A chave das algemas

25/11/2018 08:00

“Oh! Bendito o que semeia/ Livros… livros à mão cheia…/ E manda o povo pensar!/ O livro caindo n'alma/ É germe — que faz a palma,/ É chuva — que faz o mar”. Com esses versos do poema “O Livro e a América”, de Castro Alves, quero afirmar que não é vã a luta contra a ignorância. Nesse poema, o autor também diz: “O livro — esse audaz guerreiro/Que conquista o mundo inteiro/ Sem nunca ter Waterloo…”

A liberdade cidadã consolida-se quando se ultrapassa a barreira do analfabetismo.  O ler não é somente uma opção de entretenimento, mas, acima de tudo, o acesso a um universo que também tem dimensão infinita. Mario Quintana foi bastante feliz, quando escreveu: “livros não mudam o mundo,/ quem muda o mundo são as pessoas./ Os livros só mudam as pessoas.”

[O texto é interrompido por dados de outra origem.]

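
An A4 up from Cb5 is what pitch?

The fourth takes the letter from C up to F.
An augmented fourth is 6 semitones; 6 semitones up from Cb5 gives F5.

F5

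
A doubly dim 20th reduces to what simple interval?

doubly diminished 6th

Take out 2 octaves (14 from the number): 20 − 14 = 6.
Quality carries through unchanged, so the simple form is a doubly diminished sixth.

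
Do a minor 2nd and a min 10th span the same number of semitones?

A minor second spans 1 semitone; a minor tenth spans 15 semitones. They differ by 14.

No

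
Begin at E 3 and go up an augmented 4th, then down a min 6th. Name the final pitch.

E3 up an augmented fourth → A#3 (6 semitones).
Down a minor sixth from A#3: C##3 (8 semitones down).

C double-sharp 3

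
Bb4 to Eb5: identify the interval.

perfect fourth

B to E spans four letter names (B-C-D-E) — that makes it a fourth of some quality.
The perfect fourth spans 5 semitones, and Bb4 to Eb5 is exactly 5 semitones — so this is a perfect fourth.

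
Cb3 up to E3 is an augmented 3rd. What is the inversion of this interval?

diminished 6th

Interval numbers invert to sum to nine: 3 + 6 = 9, so a third inverts to a sixth.
And augmented becomes diminished under inversion, so we get a diminished sixth.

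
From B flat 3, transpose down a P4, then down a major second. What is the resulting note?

Down a perfect fourth from Bb3: F3 (5 semitones down).
Down a major second from F3: Eb3 (2 semitones down).

E flat 3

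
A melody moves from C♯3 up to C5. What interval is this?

d15

C to C is the same letter name, plus 2 octaves, so the interval is some kind of fifteenth.
The perfect fifteenth is 24 semitones; here we have 23, one semitone narrower: diminished.
(Equivalently, a compound diminished octave: a diminished octave plus an octave.)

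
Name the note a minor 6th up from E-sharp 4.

C-sharp 5

Six letter names up from E: C.
A minor sixth spans 8 semitones, so from E#4 the target pitch is C#5.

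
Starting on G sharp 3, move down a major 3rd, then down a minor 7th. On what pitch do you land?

F sharp 2

G#3 down a major third → E3 (4 semitones).
A minor seventh down from E3 is F#2.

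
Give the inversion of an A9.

d7

First reduce the compound augmented ninth to its simple form, an augmented second.
The rule of nine gives the new number: 9 − 2 = 7, so a second becomes a seventh.
The quality also flips — augmented becomes diminished — giving a diminished seventh.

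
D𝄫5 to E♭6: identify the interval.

augmented ninth

D to E spans two letter names (D-E), plus an octave, so the interval is some kind of ninth.
Dbb5 to Eb6 spans 15 semitones — one semitone wider than the major ninth (14) — giving an augmented ninth.
(Equivalently, a compound augmented second: an augmented second plus an octave.)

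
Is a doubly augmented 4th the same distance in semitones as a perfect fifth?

A doubly augmented fourth = 7 semitones = a perfect fifth; enharmonically equal.

Yes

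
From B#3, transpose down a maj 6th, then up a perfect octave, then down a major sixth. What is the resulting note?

F#3

A major sixth down from B#3 is D#3.
D#3 up a perfect octave → D#4 (12 semitones).
Down a major sixth from D#4: F#3 (9 semitones down).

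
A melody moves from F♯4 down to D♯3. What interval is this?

Descending from F#4 to D#3 is the same interval as ascending D#3 to F#4.
D to F spans three letter names (D-E-F), plus an octave — that makes it a tenth of some quality.
At 15 semitones, D#3→F#4 falls one short of a major tenth: minor.
(Equivalently, a compound minor third: a minor third plus an octave.)

minor 10th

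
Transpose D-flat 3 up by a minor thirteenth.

Counting six letter names plus an octave up from D lands on B.
A minor thirteenth spans 20 semitones, so from Db3 the target pitch is Bbb4.

B-double-flat 4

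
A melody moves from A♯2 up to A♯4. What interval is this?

perfect fifteenth

A to A is the same letter name, plus 2 octaves, so the interval is some kind of fifteenth.
A#2 to A#4 is 24 semitones, matching the perfect fifteenth exactly, so the quality is perfect.
(Equivalently, a compound perfect octave: a perfect octave plus an octave.)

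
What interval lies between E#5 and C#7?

minor thirteenth

E to C spans six letter names (E-F-G-A-B-C), plus an octave: a thirteenth.
At 20 semitones, E#5→C#7 falls one short of a major thirteenth: minor.
(Equivalently, a compound minor sixth: a minor sixth plus an octave.)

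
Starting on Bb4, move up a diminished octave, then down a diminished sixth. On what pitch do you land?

A diminished octave up from Bb4 is Bbb5.
Down a diminished sixth from Bbb5: D5 (7 semitones down).

D5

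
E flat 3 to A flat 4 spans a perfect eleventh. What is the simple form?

P4

Take out an octave (7 from the number): 11 − 7 = 4.
So a perfect eleventh is an octave plus a perfect fourth. The quality is unchanged.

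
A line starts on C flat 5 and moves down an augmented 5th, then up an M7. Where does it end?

Cb5 down an augmented fifth → Fbb4 (8 semitones).
Up a major seventh from Fbb4: Ebb5 (11 semitones up).

E double-flat 5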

Essa mudança das pessoas efetuada por meio dos livros promove um crescimento interior que incomoda aqueles que desejam manter, sob controle, o senso crítico da população. Não se tem controle sob as mentes abertas aos livros. Por isso que a educação é vista como ameaça pelos adeptos do absolutismo que não respeita as diferenças. 

O educar para a liberdade não se restringe às questões políticas. A dimensão do ser humano vai além do sistema de regras que rege as relações sociais. Cora Coralina definiu bem o contínuo processo educacional, quando afirmou: “O saber a gente aprende com os mestres e os livros. A sabedoria se aprende é com a vida e com os humildes.”

 Ela deixou claro o fato de que a educação não se limita ao âmbito escolar. Por isso não concordo com esse projeto de Lei que ficou conhecido como “Escola sem Partido”. A corrupção não é matéria curricular. Não é na escola que se ensina a matar, a roubar, a saquear os bens públicos.  O cancro social não é a escola. É um equívoco responsabilizá-la pelos desvios de conduta. As mazelas sociais não podem ser atribuídas às ações dos educadores. É preciso entender que o educando é sujeito do processo educacional e não objeto de depósito de informação. Albert Einstein já dizia: “não ensino meus alunos. Crio a condição para que aprendam.” 

Essa conduta de Einstein reitera o que afirmara Paulo Freire: "Ninguém educa ninguém, ninguém se educa a si mesmo, os homens se educam entre si, mediatizados pelo mundo.”

Com se não bastasse o sucateamento da educação, as péssimas condições de trabalho, agora surge esse Projeto de Lei que pretendente estabelecer normas que cerceiam a prática pedagógica. Achar que o problema da escola está relacionado à questão ideológica consiste em outro equívoco. 

A escola não é o único ambiente em que uma pessoa exerce a aprendizagem. O posicionamento crítico provém da análise que emerge da leitura da realidade. Por isso, a desigualdade social é que mais provoca a insatisfação popular.

Conduta doutrinária consiste em querer que o outro pense aquilo que se acha que ele deva pensar. Tolher o pensamento é abortar o processo dialético inerente à prática do ensino e da aprendizagem. A sala de aula necessita da autonomia que a Ciência exige para desenvolver-se.

É triste ouvir os inconsistentes argumentos dos que defendem o citado Projeto.  É óbvio que a escola como a Ciência devem ser apartidárias e com autonomia para definir suas próprias diretrizes. A liberdade da comunidade escolar para elaborar o seu Projeto Político Pedagógico (PPP) tem que ser respeitada, principalmente em uma democracia. No Brasil, a elaboração desse citado projeto é garantida pela Lei de Diretrizes e Bases. E não se pode esquecer que o Estado é laico.